Welcome back from the weekend Speak Up For Blue crew, I missed you. We’ve got some good news to bring you today, as data out of Newfoundland suggests that the Northern cod population is starting to recover from its collapse just a few decades ago.
Let’s start with some background. Over the past few hundred years, but particularly within the last eighty, technological advances, changing climate, improper fishery management, and an increase in coastal populations led to a decimation of Atlantic cod stocks (Gadus morhua)*. That’s why in 1992 Canada imposed a moratorium on cod fishing in the North Atlantic. By continuing to heavily fish this species, we would be ensuring its extinction and a severe economic collapse for coastal fishing communities.
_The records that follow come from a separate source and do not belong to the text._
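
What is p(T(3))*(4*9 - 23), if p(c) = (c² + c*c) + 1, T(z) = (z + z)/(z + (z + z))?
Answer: 221/9 ≈ 24.556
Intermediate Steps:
T(z) = ⅔ (T(z) = (2*z)/(z + 2*z) = (2*z)/((3*z)) = (2*z)*(1/(3*z)) = ⅔)
p(c) = 1 + 2*c² (p(c) = (c² + c²) + 1 = 2*c² + 1 = 1 + 2*c²)
p(T(3))*(4*9 - 23) = (1 + 2*(⅔)²)*(4*9 - 23) = (1 + 2*(4/9))*(36 - 23) = (1 + 8/9)*13 = (17/9)*13 = 221/9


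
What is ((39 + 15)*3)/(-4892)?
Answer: -81/2446 ≈ -0.033115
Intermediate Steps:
((39 + 15)*3)/(-4892) = (54*3)*(-1/4892) = 162*(-1/4892) = -81/2446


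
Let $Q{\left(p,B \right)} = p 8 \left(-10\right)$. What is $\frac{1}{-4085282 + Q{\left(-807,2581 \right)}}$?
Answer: $- \frac{1}{4020722} \approx -2.4871 \cdot 10^{-7}$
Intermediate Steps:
$Q{\left(p,B \right)} = - 80 p$ ($Q{\left(p,B \right)} = 8 p \left(-10\right) = - 80 p$)
$\frac{1}{-4085282 + Q{\left(-807,2581 \right)}} = \frac{1}{-4085282 - -64560} = \frac{1}{-4085282 + 64560} = \frac{1}{-4020722} = - \frac{1}{4020722}$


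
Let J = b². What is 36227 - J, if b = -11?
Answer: 36106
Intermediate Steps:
J = 121 (J = (-11)² = 121)
36227 - J = 36227 - 1*121 = 36227 - 121 = 36106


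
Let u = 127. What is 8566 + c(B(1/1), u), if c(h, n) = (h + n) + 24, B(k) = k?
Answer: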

Though the collapse of this incredibly lucrative fishery brought significant hardship on Atlantic fishing communities, the moratorium was meant to be just the first step in the long journey to recovery. Last week, a study published in The Canadian Journal of Fisheries and Aquatic Sciences suggests that this recovery may be progressing.
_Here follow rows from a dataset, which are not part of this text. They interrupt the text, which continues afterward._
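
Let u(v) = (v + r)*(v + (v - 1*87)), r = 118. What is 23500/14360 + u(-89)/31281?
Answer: 31237345/22459758 ≈ 1.3908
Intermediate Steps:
u(v) = (-87 + 2*v)*(118 + v) (u(v) = (v + 118)*(v + (v - 1*87)) = (118 + v)*(v + (v - 87)) = (118 + v)*(v + (-87 + v)) = (118 + v)*(-87 + 2*v) = (-87 + 2*v)*(118 + v))
23500/14360 + u(-89)/31281 = 23500/14360 + (-10266 + 2*(-89)² + 149*(-89))/31281 = 23500*(1/14360) + (-10266 + 2*7921 - 13261)*(1/31281) = 1175/718 + (-10266 + 15842 - 13261)*(1/31281) = 1175/718 - 7685*1/31281 = 1175/718 - 7685/31281 = 31237345/22459758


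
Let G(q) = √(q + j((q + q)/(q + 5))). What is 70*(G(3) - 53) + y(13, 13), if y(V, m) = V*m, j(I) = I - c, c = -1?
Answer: -3541 + 35*√19 ≈ -3388.4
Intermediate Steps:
j(I) = 1 + I (j(I) = I - 1*(-1) = I + 1 = 1 + I)
G(q) = √(1 + q + 2*q/(5 + q)) (G(q) = √(q + (1 + (q + q)/(q + 5))) = √(q + (1 + (2*q)/(5 + q))) = √(q + (1 + 2*q/(5 + q))) = √(1 + q + 2*q/(5 + q)))
70*(G(3) - 53) + y(13, 13) = 70*(√((5 + 3² + 8*3)/(5 + 3)) - 53) + 13*13 = 70*(√((5 + 9 + 24)/8) - 53) + 169 = 70*(√((⅛)*38) - 53) + 169 = 70*(√(19/4) - 53) + 169 = 70*(√19/2 - 53) + 169 = 70*(-53 + √19/2) + 169 = (-3710 + 35*√19) + 169 = -3541 + 35*√19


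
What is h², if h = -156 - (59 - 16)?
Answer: 39601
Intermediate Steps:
h = -199 (h = -156 - 1*43 = -156 - 43 = -199)
h² = (-199)² = 39601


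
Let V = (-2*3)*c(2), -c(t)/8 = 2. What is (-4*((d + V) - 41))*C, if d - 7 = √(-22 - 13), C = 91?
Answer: -22568 - 364*I*√35 ≈ -22568.0 - 2153.5*I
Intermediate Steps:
c(t) = -16 (c(t) = -8*2 = -16)
V = 96 (V = -2*3*(-16) = -6*(-16) = 96)
d = 7 + I*√35 (d = 7 + √(-22 - 13) = 7 + √(-35) = 7 + I*√35 ≈ 7.0 + 5.9161*I)
(-4*((d + V) - 41))*C = -4*(((7 + I*√35) + 96) - 41)*91 = -4*((103 + I*√35) - 41)*91 = -4*(62 + I*√35)*91 = (-248 - 4*I*√35)*91 = -22568 - 364*I*√35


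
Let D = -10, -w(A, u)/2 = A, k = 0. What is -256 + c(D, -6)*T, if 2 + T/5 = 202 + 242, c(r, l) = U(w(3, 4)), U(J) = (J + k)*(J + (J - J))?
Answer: 79304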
George Rose, Director of the Centre for Fisheries Ecosystems Research at Memorial University of Newfoundland and author of the study, claims that cod are making a “major comeback after nearly two decades of attrition and fishery moratorium.” Compared to stock biomass estimates of just a few tens of thousands of tons a decade ago, acoustic-trawl surveys indicate current cod biomass is approximately 200,000 tons. Rose believes that this increase in the cod stock is tied to a combination of factors, including the reduced fishing pressure and the return of its main prey, the capelin (Mallotus villosus). Rose stresses that this data is in no way indicative of a complete recovery of the Northern cod, and that the current population is not large enough to sustain any industrial fishery. However, it does provide strong evidence that given proper management and favorable environmental conditions, even heavily fished species can rebound.
I say favorable environmental conditions because, unfortunately, some neighboring cod stocks have not seen the same recovery. Cod populations in the Gulf of Maine are still dangerously low, primarily due to rising sea surface temperatures. This region is warming faster than 99.9% of our oceans, according to a study published in Science looking at the Gulf of Maine cod stock. Female cod give birth to less offspring when water temperatures rise, and juvenile cod are less likely to survive in warm waters compared to cooler ones. The U.S. did not account for changing environmental conditions when establishing catch quotas years back, leading to an inadvertent overfishing of cod in the Gulf of Maine. While the Northern cod up in Canada are slowly recovering, a result of strong management and lucky geography, the exact same species just a little further south is facing an entirely different and more dire set of circumstances.
*This is an oversimplification of the problem facing many Atlantic fisheries. For a history of fishing in the Atlantic going back to the dark ages, check out “The Mortal Sea” by W. Jeffrey Bolster.